My relationship with Tegan and Sara is complex and rooted deeply in my heart. I love them. They helped me crack open a corner of my queer life I didn’t even know existed. I have listened to their albums over and over, watched hours’ worth of videos of their concert banter late into the night, read the entire Autostraddle archive about them. I am one of thousands of their fans like this. You are likely a fan like this.
Their new short documentary in Rolling Stone, “Dear Tegan and Sara: Inside The Band’s Bond With Fans,” addresses the evolution of their relationship with their fans: from their early days playing for friends in coffee shops and dive bars, to their recent mega success sharing the stage with Katy Perry, Taylor Swift and Macklemore.
“We didn’t just sign a record deal and then have success,” Tegan said, looking back on the band’s early days, when they played coffee shops and bars and sold their own merch.
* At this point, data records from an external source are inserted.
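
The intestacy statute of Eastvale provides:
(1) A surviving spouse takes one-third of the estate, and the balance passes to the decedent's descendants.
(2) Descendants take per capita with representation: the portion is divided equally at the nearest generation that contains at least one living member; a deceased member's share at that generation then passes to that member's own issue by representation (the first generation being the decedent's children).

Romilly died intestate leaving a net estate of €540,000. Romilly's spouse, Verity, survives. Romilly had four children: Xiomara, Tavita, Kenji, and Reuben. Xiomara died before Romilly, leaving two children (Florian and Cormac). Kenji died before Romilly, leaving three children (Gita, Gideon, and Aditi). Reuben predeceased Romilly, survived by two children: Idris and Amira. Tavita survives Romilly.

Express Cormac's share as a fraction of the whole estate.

Cormac receives 1/12 of the estate.

Verity takes one-third of €540,000 = €180,000. The remaining €360,000 passes to the descendants.
The descendants' portion (€360,000) is divided into 4 shares of €90,000: Tavita takes €90,000; Xiomara's €90,000 share passes to Xiomara's issue; Kenji's €90,000 share passes to Kenji's issue; Reuben's €90,000 share passes to Reuben's issue.
Xiomara's share (€90,000) is divided into 2 shares of €45,000: Florian and Cormac each take €45,000.
Kenji's share (€90,000) is divided into 3 shares of €30,000: Gita, Gideon, and Aditi each take €30,000.
Reuben's share (€90,000) is divided into 2 shares of €45,000: Idris and Amira each take €45,000.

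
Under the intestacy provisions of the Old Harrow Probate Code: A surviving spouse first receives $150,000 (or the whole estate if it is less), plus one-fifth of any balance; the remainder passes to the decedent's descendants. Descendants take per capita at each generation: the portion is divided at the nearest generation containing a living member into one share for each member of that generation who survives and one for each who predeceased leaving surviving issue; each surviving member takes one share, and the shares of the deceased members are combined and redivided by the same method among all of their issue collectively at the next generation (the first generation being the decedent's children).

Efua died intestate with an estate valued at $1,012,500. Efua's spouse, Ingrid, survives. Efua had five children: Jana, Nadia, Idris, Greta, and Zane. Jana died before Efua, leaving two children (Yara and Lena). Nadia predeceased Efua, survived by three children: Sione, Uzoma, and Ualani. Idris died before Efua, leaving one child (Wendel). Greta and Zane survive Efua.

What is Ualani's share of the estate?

Ingrid first takes $150,000, leaving a balance of $862,500. Ingrid then takes one-fifth of the balance ($172,500), for a total of $322,500. The remaining $690,000 passes to the descendants.
The descendants' portion ($690,000) is divided at the children's generation into 5 shares of $138,000. Greta and Zane each take $138,000. The 3 shares of the deceased (Jana, Nadia, and Idris) are combined into a pool of $414,000.
That pool ($414,000) is divided at the grandchildren's generation equally among Yara, Lena, Sione, Uzoma, Ualani, and Wendel: $69,000 each.

Ualani receives $69,000.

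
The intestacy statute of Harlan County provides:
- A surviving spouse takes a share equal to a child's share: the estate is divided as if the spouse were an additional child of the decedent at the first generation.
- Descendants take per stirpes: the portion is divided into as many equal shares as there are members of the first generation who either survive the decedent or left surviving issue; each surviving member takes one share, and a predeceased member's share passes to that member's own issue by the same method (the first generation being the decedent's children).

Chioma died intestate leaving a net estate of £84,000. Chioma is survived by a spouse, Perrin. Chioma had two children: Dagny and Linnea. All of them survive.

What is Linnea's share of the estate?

Linnea receives £28,000.

The spouse counts as an additional share at the children's level, so there are 3 primary shares of £28,000. Perrin takes one such share (£28,000).
The children's combined portion (£56,000) is divided into 2 shares of £28,000: Dagny and Linnea each take £28,000.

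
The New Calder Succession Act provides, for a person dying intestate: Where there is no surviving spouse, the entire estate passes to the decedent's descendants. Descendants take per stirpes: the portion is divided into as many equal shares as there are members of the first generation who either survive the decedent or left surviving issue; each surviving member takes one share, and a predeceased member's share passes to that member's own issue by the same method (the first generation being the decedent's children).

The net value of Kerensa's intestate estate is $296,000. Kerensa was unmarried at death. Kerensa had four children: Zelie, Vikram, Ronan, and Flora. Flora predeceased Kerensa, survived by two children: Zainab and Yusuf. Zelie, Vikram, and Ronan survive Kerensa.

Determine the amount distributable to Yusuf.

The entire $296,000 passes to the descendants.
That amount ($296,000) is divided into 4 shares of $74,000: Zelie, Vikram, and Ronan each take $74,000; Flora's $74,000 share passes to Flora's issue.
Flora's share ($74,000) is divided into 2 shares of $37,000: Zainab and Yusuf each take $37,000.

Yusuf receives $37,000.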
They spent many years having the time and space to build strong relationships with their fan base, which several fans described in the documentary:
“Your music made me feel like there was somewhere to be, like there was somewhere to feel something.”
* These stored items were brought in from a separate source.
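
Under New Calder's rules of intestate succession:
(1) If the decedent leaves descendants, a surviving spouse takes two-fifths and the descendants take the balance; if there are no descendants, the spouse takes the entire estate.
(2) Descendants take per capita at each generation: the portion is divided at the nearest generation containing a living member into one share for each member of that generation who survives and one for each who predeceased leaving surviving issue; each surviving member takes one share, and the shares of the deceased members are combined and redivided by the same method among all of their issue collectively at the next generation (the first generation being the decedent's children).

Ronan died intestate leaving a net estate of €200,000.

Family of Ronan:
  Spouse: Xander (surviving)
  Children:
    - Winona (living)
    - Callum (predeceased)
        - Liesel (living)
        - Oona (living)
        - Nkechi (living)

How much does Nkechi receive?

Xander takes two-fifths of €200,000 = €80,000. The remaining €120,000 passes to the descendants.
The descendants' portion (€120,000) is divided at the children's generation into 2 shares of €60,000. Winona takes €60,000. The remaining share for the deceased Callum (€60,000) is carried to the next generation.
That pool (€60,000) is divided at the grandchildren's generation equally among Liesel, Oona, and Nkechi: €20,000 each.

Nkechi receives €20,000.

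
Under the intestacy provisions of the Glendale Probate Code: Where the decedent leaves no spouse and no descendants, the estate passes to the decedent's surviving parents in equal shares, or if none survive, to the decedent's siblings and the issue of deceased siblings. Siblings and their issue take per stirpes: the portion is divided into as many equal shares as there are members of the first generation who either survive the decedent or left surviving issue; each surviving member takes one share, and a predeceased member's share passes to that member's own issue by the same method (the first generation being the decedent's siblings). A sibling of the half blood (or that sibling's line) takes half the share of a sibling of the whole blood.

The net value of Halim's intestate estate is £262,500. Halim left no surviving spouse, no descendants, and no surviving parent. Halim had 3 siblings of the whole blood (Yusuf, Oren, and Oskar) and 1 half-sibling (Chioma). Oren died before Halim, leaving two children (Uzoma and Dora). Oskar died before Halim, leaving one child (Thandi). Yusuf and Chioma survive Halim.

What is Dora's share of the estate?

Dora receives £37,500.

The entire £262,500 passes to the siblings and their issue.
Counting each half-blood sibling's line as half a unit, there are 7/2 units in £262,500, so one unit is £75,000. Whole-blood lines (Yusuf, Oren, and Oskar) take £75,000 each; half-blood lines (Chioma) take £37,500 each.
Oren's share (£75,000) is divided into 2 shares of £37,500: Uzoma and Dora each take £37,500.
Oskar's share (£75,000) passes entirely to Thandi.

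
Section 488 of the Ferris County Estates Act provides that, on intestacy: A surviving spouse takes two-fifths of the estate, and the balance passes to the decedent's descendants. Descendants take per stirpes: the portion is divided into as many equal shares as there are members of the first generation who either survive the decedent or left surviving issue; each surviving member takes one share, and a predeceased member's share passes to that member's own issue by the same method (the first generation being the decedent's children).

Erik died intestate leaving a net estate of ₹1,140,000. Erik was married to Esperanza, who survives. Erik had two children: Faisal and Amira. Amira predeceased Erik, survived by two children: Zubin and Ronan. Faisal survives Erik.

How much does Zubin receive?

Esperanza takes two-fifths of ₹1,140,000 = ₹456,000. The remaining ₹684,000 passes to the descendants.
The descendants' portion (₹684,000) is divided into 2 shares of ₹342,000: Faisal takes ₹342,000; Amira's ₹342,000 share passes to Amira's issue.
Amira's share (₹342,000) is divided into 2 shares of ₹171,000: Zubin and Ronan each take ₹171,000.

Zubin receives ₹171,000.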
“I think it’s important – not just for youth but for others of us – to look up to.”
In 2013, as Heartthrob climbed the charts and “Closer” blasted on Top-40 radio, the Quin Twins went on tour with Katy Perry, and performed with Taylor Swift, and then Macklemore. The fan base of the earlier years raised its collective eyebrows and let its disapproval be heard, accusing them of selling out and leaving their loyal fans behind.
As for me, I wasn’t a fan until Heartthrob came out, at which point I also started to appreciate the back catalogue. Because of this, I’ve always held a particular admiration for the way Heartthrob came into the world, and a fascination with the long road Tegan and Sara walked to get there. I am at a point in my life and my career where I gain a ton of inspiration from artists who became successful by working hard at their craft, getting better, and evolving over time. Instead of wringing their hands in this documentary and saying, You think we sold out? Welp, sorry you feel that way, they come out strong and confident. They are entirely unapologetic for the success they have achieved, while still being understanding of the place where the disapproval voiced by many in their old fan base comes from. As Tegan says,
“This is the only industry that I can think of where people are criticized for success. …We’re still the same old Tegan and Sara… Why would anyone, as a fan, criticize us for being successful? While it might have seemed like we were selling out what we were really doing was stepping up.”
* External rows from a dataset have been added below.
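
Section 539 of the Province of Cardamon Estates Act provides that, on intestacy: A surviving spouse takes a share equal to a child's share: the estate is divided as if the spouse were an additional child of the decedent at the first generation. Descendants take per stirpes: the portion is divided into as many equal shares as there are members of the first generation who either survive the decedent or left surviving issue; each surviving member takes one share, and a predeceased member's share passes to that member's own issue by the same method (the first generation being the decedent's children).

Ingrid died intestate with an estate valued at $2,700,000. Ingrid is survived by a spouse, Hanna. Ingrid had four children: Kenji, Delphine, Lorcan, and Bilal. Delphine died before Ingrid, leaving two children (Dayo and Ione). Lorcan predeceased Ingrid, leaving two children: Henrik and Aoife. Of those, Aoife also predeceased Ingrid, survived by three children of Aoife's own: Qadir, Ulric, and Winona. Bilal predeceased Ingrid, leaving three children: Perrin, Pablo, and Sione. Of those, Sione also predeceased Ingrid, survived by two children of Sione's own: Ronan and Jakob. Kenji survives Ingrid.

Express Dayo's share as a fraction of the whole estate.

Dayo receives 1/10 of the estate.

The spouse counts as an additional share at the children's level, so there are 5 primary shares of $540,000. Hanna takes one such share ($540,000).
The children's combined portion ($2,160,000) is divided into 4 shares of $540,000: Kenji takes $540,000; Delphine's $540,000 share passes to Delphine's issue; Lorcan's $540,000 share passes to Lorcan's issue; Bilal's $540,000 share passes to Bilal's issue.
Delphine's share ($540,000) is divided into 2 shares of $270,000: Dayo and Ione each take $270,000.
Lorcan's share ($540,000) is divided into 2 shares of $270,000: Henrik takes $270,000; Aoife's $270,000 share passes to Aoife's issue.
Aoife's share ($270,000) is divided into 3 shares of $90,000: Qadir, Ulric, and Winona each take $90,000.
Bilal's share ($540,000) is divided into 3 shares of $180,000: Perrin and Pablo each take $180,000; Sione's $180,000 share passes to Sione's issue.
Sione's share ($180,000) is divided into 2 shares of $90,000: Ronan and Jakob each take $90,000.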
I love that she says this. I have plenty to criticize about Tegan and Sara, but none of it is about them performing for 15,000 people instead of fifteen. What I respect and admire most about them is how upfront they are about their ambition. They work hard for what they want, and they’re pretty transparent about what that means to them. We should be thrilled to see them stepping up, because it means we get to ask for more from them. I hope, as they continue to solidify their success, we see more from them speaking out on LGBT issues less familiar to mainstream audiences than marriage. I hope we see them elevate other queer musicians and artists. I hope we, as fans, hold them accountable to using their platform that they’ve worked to build for the benefit of our communities. I hope we hear more incredible music to cry to. I hope we hear more incredible music to dance to.